Filistin topraklarındaki işgalin her geçen gün arttığını sözlerine ekleyen Börü, "Arz-ı mevud hayalleri kuran siyonist rejimin, Lübnan'a yönelik işgal hazırlıkları ise devam ediyor. ABD öncülüğündeki Haçlı/Evanjelik şer cephesinin, Türkiye ve Lübnan'a komşu Suriye'deki Müslümanı Müslümana kırdırma planları bir bir devreye konuluyor. Türkiye de bu tuzağın içine çekilmek isteniyor." dedi.
"FECR KUVVETLERİNİN DE HİZBULLAH İLE BİRLİKTE SİYONİST REJİMİ VURMASINI SABIRSIZLIKLA BEKLİYORUZ"
siyonist rejimin Filistin topraklarında yenilgiye uğratılmadığı takdirde işgal hareketlerinin yayılacağı ve bu işgalin bereketli hilal bölgeleri ile de sınırlı kalmayacağının altını çizen Börü, şu ifadelere yer verdi:
"HAMAS ve diğer direniş gurupları başta olmak üzere Siyonist rejim ve ABD öncülüğündeki koalisyonla fiili savaşta olan Filistin dışındaki direniş hareketleri de siyasi, ekonomik ve askeri olarak desteklenmelidir. Filistin'deki mazlum kardeşlerimize yardım için işgal rejimine savaş açan Lübnan Hizbullah Hareketi ve Yemen Ensarullah Hareketi, siyonistlerle savaşlarında yalnız bırakılmamalıdır. Mezhepçiliği körükleyerek Müslümanları zayıf duruma düşürmek isteyen fitne odaklarına da asla prim verilmemelidir."
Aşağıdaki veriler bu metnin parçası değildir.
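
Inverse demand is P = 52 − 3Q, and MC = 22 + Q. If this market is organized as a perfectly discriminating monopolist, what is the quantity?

Under first-degree price discrimination the firm charges each unit its demand price and produces up to where P = MC, i.e. Q = 7.5. Consumer surplus is zero; producer surplus equals total surplus.

Q = 7.5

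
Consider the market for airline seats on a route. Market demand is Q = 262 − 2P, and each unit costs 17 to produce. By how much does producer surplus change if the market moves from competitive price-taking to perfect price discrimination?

Inverting demand: P = 131 − 0.5Q.
Under competition P = MC = 17, so Q = (131 − 17)/0.5 = 228.
PS = (17 − 17)·228 = 0.
With perfect price discrimination, output is the efficient level Q = 228 (where demand meets MC), but every buyer pays their willingness to pay: CS = 0 and PS = total surplus.
PS = ½·(131 − 17)·228 = 12996.
Change in producer surplus: 12996 − 0 = 12996.

PS rises by 12996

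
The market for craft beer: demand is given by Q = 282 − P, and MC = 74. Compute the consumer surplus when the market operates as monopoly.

Inverting demand: P = 282 − Q.
A monopolist chooses Q where MR = MC. MR = 282 − 2Q; setting this equal to 74 gives Q = 104 and P = 178.
CS = ½·(282 − 178)·104 = 5408.

CS = 5408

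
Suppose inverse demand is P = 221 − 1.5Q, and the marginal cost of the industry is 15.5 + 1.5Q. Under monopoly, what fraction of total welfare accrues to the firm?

A monopolist chooses Q where MR = MC. MR = 221 − 3Q; setting this equal to 15.5 + 1.5Q gives Q = 137/3 and P = 152.5.
CS = ½·(221 − 152.5)·137/3 = 18769/12.
PS = P·Q − VC(Q) = 152.5·137/3 − (15.5·137/3 + ½·1.5·(137/3)²) = 4692.25.
Share captured = PS/TS = 4692.25/(18769/3) = 0.75.

PS/TS = 0.75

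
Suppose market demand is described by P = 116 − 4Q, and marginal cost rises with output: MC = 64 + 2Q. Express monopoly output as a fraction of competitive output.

Q_m/Q_c = 0.6

A monopolist chooses Q where MR = MC. MR = 116 − 8Q; setting this equal to 64 + 2Q gives Q = 5.2 and P = 95.2.
Under competition P = MC: 116 − 4Q = 64 + 2Q ⇒ Q = 26/3, P = 244/3.
Ratio Q_m/Q_c = 5.2/(26/3) = 0.6.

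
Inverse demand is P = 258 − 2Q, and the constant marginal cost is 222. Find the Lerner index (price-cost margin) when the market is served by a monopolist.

Lerner index = 0.075

The monopolist equates marginal revenue to marginal cost: 258 − 4Q = 222, so Q = 9. From demand, P = 240.
Lerner index = (P − MC)/P = (240 − 222)/240 = 0.075.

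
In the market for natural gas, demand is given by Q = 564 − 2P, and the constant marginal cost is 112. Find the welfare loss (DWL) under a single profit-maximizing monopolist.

Inverting demand: P = 282 − 0.5Q.
Perfect competition: P = MC = 112, so 282 − 0.5Q = 112 and Q = 340.
The monopolist equates marginal revenue to marginal cost: 282 − Q = 112, so Q = 170. From demand, P = 197.
DWL is the triangle between Q = 170 and Q = 340: ½·(340 − 170)·(197 − 112) = 7225.

DWL = 7225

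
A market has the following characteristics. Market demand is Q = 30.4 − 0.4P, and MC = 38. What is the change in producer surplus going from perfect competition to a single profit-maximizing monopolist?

Inverting demand: P = 76 − 2.5Q.
Perfect competition: P = MC = 38, so 76 − 2.5Q = 38 and Q = 15.2.
PS = (38 − 38)·15.2 = 0.
Monopoly sets MR = MC: 76 − 5Q = 38 ⇒ Q = 7.6, P = 76 − 2.5·7.6 = 57.
PS = (57 − 38)·7.6 = 144.4.
Change in producer surplus: 144.4 − 0 = 144.4.

Producer surplus rises by 144.4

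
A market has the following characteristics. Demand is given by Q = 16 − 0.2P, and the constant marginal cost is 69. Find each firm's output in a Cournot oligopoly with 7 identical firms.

Inverting demand: P = 80 − 5Q.
Cournot with 7 identical firms: the symmetric best-response condition is 80 − 40q = 69. Each firm produces q = 0.275, total output Q = 1.925, price P = 70.375.

q_i = 0.275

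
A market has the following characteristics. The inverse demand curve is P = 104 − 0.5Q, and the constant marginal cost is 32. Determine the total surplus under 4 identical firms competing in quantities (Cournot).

In a 4-firm Cournot equilibrium, symmetry and the first-order condition give q = (104 − 32)/(2.5) = 28.8. So Q = 115.2 and P = 46.4.
CS = ½·(104 − 46.4)·115.2 = 3317.76; PS = (46.4 − 32)·115.2 = 1658.88; TS = 4976.64.

TS = 4976.64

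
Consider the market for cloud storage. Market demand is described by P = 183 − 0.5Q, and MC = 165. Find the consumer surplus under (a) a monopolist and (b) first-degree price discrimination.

Monopoly: CS = 81; Perfect PD: CS = 0

Monopoly sets MR = MC: 183 − Q = 165 ⇒ Q = 18, P = 183 − 0.5·18 = 174.
CS = ½·(183 − 174)·18 = 81.
A perfectly discriminating monopolist sells every unit with P(Q) ≥ MC(Q), so output equals the competitive quantity Q = 36. Each buyer pays their reservation price, so CS = 0 and the firm captures all surplus.
CS = 0.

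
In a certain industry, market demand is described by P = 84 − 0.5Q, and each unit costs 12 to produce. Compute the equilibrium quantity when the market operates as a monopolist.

Monopoly sets MR = MC: 84 − Q = 12 ⇒ Q = 72, P = 84 − 0.5·72 = 48.

Q = 72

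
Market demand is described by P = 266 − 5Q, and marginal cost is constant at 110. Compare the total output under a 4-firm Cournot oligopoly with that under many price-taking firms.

With 4 symmetric Cournot firms, each firm's FOC gives 266 − 25q = 110, so q = 6.24, Q = 4·6.24 = 24.96, and P = 141.2.
Perfect competition: P = MC = 110, so 266 − 5Q = 110 and Q = 31.2.

Cournot: Q = 24.96; Competition: Q = 31.2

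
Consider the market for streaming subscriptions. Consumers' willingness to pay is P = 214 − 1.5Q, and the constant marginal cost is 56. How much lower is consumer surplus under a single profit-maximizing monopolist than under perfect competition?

CS falls by 6241

Perfect competition: P = MC = 56, so 214 − 1.5Q = 56 and Q = 316/3.
CS = ½·(214 − 56)·316/3 = 24964/3.
The monopolist equates marginal revenue to marginal cost: 214 − 3Q = 56, so Q = 158/3. From demand, P = 135.
CS = ½·(214 − 135)·158/3 = 6241/3.
Change in consumer surplus: 6241/3 − 24964/3 = −6241.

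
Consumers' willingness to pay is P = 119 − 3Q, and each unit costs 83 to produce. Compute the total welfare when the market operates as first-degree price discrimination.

TS = 216

A perfectly discriminating monopolist sells every unit with P(Q) ≥ MC(Q), so output equals the competitive quantity Q = 12. Each buyer pays their reservation price, so CS = 0 and the firm captures all surplus.
TS = 216 (equal to competitive TS).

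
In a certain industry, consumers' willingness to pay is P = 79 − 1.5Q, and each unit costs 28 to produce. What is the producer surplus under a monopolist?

The monopolist equates marginal revenue to marginal cost: 79 − 3Q = 28, so Q = 17. From demand, P = 53.5.
PS = (53.5 − 28)·17 = 433.5.

PS = 433.5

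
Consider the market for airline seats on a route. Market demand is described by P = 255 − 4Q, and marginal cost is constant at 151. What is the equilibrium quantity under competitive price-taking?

Competitive firms price at marginal cost: P = 151, giving Q = 26.

Q = 26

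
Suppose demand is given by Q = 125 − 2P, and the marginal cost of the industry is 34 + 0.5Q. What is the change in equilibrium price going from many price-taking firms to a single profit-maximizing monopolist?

Inverting demand: P = 62.5 − 0.5Q.
Under competition P = MC: 62.5 − 0.5Q = 34 + 0.5Q ⇒ Q = 28.5, P = 48.25.
A monopolist chooses Q where MR = MC. MR = 62.5 − Q; setting this equal to 34 + 0.5Q gives Q = 19 and P = 53.
Change in equilibrium price: 53 − 48.25 = 4.75.

Equilibrium price rises by 4.75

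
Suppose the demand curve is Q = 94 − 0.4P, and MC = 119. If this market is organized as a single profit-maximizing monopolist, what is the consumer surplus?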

Börü, "Şehit Salih Aruri'nin alt yapısını oluşturduğu ve Lübnan Cemaati İslami lideri ile Hizbullah liderinin bir araya geldiği görüşmeleri önemsiyoruz ve destekliyoruz. Halen mavi hat üzerinde yoğunlaşan ve Lübnan için topyekûn bir savaşın habercisi olan çatışmalarda, Fecr Kuvvetlerinin de Hizbullah ile birlikte siyonist rejimi vurmasını sabırsızlıkla bekliyoruz." ifadelerini kullandı.
"İslam ülkeleri liderlerini ve halklarını emperyalistlerin fitne ve kaos planlarına karşı uyanık olmaya çağırıyoruz" ifadeleriyle konuşmasını sürdüren Börü, Türkiye ve Suriye'de ırkçılık üzerinden provoke edilen kalkışmalara karşı tüm Müslümanları, aklı selime ve sağduyuya davet etderek Müslümanın Müslümana kanının, malının ve namusunun haram olduğunu hatırlattı.
"GAZZE, İNSANLIK ERDEMİNİ VE ERDEMSİZLİĞİ BİRBİRİNDEN AYIRMIŞTIR"
siyonist emperyalistlerin tuzaklarına karşı yapılması gerekenleri sıralayan Börü, "İlk kıblemiz Mescid-i Aksa ve tarih boyunca tevhid mücadelesinin merkezi olan Kudüs davası etrafında birleşmektir. Yapılması gereken, sabrın, kararlılığın ve imanın şehri Gazze'deki on binlerce şehidin kutlu mirasına sahip çıkmaktır. Zira Balat-ı Şüheda'ya dönen Gazze, Ümmetin varoluşsal krizleri zemininde bir mihenk taşı gibi Müslümanların kalitesini ortaya koymuştur. Gazze, insanlık erdemini ve erdemsizliği birbirinden ayırmış; Müslümanları ve Müslüman gibi görünenleri de net bir şekilde afişe etmiştir." şeklinde konuştu.
Gazze'deki mücadelenin hak-batıl, iman-küfür, tevhit-şirk mücadelesi olduğunu kaydeden Börü, "Bu savaşta gri alan yoktur. Ak ve kara birbirinden net bir şekilde ayrılmıştır. Dolayısıyla bu savaş; tarafsız kalınacak, sesiz kalınacak, oturup seyredilecek bir savaş değildir. Bu savaş, siyasi konjonktüre kurban edilecek bir savaş hiç değildir. Bu savaş, ırksal ve mezhebi teamüllerin çıkmazlarından kurtulmayı, her Müslüman devlet, toplum, cemaat ve ferde mecbur kılmış, 'Toptan Allah'ın ipine sarılın!' emrini, kurtuluş reçetesi olarak önümüze koymuştur. Gazze'de 9 aydan bu yana zulüm ve katliamlar devam ederken mücadelenin sonunda Allah'ın izniyle direnenler ve direnişe destek verenler kazanacaktır." diye belirtti.